Проза будущего — проза бывалых людей.
Неизбежный разрыв между читателем и писателем.
Поиски лаконизма, устранения всего лишнего, всего канонизированного — борьба с каноническим письмом в литературной форме, борьба за новизну, которая единственный критерий подлинного искусства, — смыкается с Пушкинскими заветами, с пушкинскими исканиями.
Конечно, утрата пушкинского знамени замечалась и раньше.
Опыты французского «нового романа» интересны, но победа не на этом пути.
Когда мы читаем «Евгения Онегина», ведь не в «энциклопедии русской жизни» тут дело, а в том, что там «любовь и смерть», что сам звуковой строй эту поэму совершает.
«Медный всадник» и «Полтава» — поэмы более совершенные по своей словесной ткани, чем «Евгений Онегин».
«Люблю тебя, Петра творенье...»
«Прозрачно небо. Чуть трепещет...»
— все это неповторимые никем и никогда строфы.
Вдруг обнаружили, что эти волшебные слова можно подвергнуть статистическому анализу, что звуковые повторы составляют несомненное волшебство Пушкинианы.
Открыли безграничные возможности изучения статистических закономерностей, столько же имеющих право на внимание, как и смысловой анализ текста.
Белый, а вслед за ним вся новая поэтика использует вычислительные машины для нового анализа пушкинской речи. Богатая победами — открывающая литературоведам дорогу на века.

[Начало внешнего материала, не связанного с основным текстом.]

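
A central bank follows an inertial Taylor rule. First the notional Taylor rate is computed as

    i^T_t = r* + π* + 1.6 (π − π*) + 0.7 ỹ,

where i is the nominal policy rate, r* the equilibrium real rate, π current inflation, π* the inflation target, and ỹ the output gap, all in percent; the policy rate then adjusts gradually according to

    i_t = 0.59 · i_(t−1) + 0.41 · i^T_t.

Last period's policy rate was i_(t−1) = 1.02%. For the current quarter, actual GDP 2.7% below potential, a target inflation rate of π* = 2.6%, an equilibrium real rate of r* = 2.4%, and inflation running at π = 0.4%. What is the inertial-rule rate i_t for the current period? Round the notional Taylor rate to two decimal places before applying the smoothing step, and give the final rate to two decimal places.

0.43%

Output 2.7% below potential → ỹ = -2.7.
i^T_t = 2.4 + 2.6 + 1.6 × (0.4 − 2.6) + 0.7 × (-2.7)
   = 2.4 + 2.6 − 3.52 − 1.89 = -0.41
i_t = 0.59 × 1.02 + 0.41 × (-0.41) = 0.6018 − 0.1681 = 0.43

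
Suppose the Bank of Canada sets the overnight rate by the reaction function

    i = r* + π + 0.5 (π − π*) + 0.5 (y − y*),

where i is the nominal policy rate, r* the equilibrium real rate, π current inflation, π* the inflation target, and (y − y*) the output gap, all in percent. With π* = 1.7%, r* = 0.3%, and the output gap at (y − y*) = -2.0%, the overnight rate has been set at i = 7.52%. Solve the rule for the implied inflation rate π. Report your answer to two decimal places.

Collecting π: i = r* + (1 + 0.5) π − 0.5 π* + 0.5 (y − y*)
1.5 π = 7.52 − 0.3 + 0.5 × 1.7 − 0.5 × (-2.0) = 9.07
π = 9.07 / 1.5 = 6.05

6.05%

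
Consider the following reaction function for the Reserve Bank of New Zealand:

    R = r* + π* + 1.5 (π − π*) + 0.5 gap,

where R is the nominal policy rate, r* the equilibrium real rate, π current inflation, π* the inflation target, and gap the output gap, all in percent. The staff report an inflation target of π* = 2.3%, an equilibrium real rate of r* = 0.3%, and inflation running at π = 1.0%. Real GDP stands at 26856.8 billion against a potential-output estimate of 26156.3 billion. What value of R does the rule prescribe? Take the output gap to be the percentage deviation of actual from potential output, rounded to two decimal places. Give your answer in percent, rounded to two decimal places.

1.99%

Output gap = 100 × (26856.8 − 26156.3) / 26156.3 = 2.68%.
R = 0.30 + 2.30 + 1.5 × (1.00 − 2.30) + 0.5 × 2.68
   = 0.30 + 2.3 − 1.95 + 1.34 = 1.99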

Кибернетика <откроет> что-то очень важное — крупнее и важнее, чем характер Татьяны, открытый Достоевским в его предсмертной, Пушкинской речи.
Работа Белого была бунтом против официальной пушкинской эстетики, бунтом против толстовского засилья.

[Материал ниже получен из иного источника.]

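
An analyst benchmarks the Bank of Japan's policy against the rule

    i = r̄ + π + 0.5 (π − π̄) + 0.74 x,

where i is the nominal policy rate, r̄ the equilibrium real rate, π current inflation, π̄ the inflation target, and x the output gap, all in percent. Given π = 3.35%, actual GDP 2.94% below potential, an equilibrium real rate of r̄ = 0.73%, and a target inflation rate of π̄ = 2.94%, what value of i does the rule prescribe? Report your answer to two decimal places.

Output 2.94% below potential → x = -2.94.
i = 0.73 + 3.35 + 0.5 × (3.35 − 2.94) + 0.74 × (-2.94)
   = 0.73 + 3.35 + 0.205 − 2.1756 = 2.11

2.11%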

Блестящая проза «Петербурга» была попыткой противостоять реализации литературной установки толстовской эстетики.
Но Белый копал не на тех путях.
Его открытия, его догадки удивительны.
Но и проза «Петербурга» не годится для читателей второй половины XX века — читателей <эпохи> Хиросимы и концлагерей.
Новая проза пытается занять этот пушкинский вакуум.
В воспоминаниях Водовозовой[123] есть замечательное место: Ушинский[124] назначен инспектором Смольного и — «принимает» институт. Занятия по русской литературе в Смольном ведет поэт Старов. Выясняется, что воспитанницы знакомы с новейшими стихами Пушкина, Лермонтова. Старов неоднократно читал их вслух, заставляя воспитанниц читать вслух целыми главами. «Ах, это так», — говорит Ушинский, — «но вот» — вызывает воспитанницу рассказать содержание стихотворений.
«Мы так не разбирали стихов», — говорит воспитанница. Воспитанница смущена. Смущен и сам Старов: читали вслух и — все! Стихи есть стихи. Это большая глава, где автор со вкусом изображает падение Старова и торжество Ушинского. Но перечтите главу. Ушинский не прав в любом своем совете.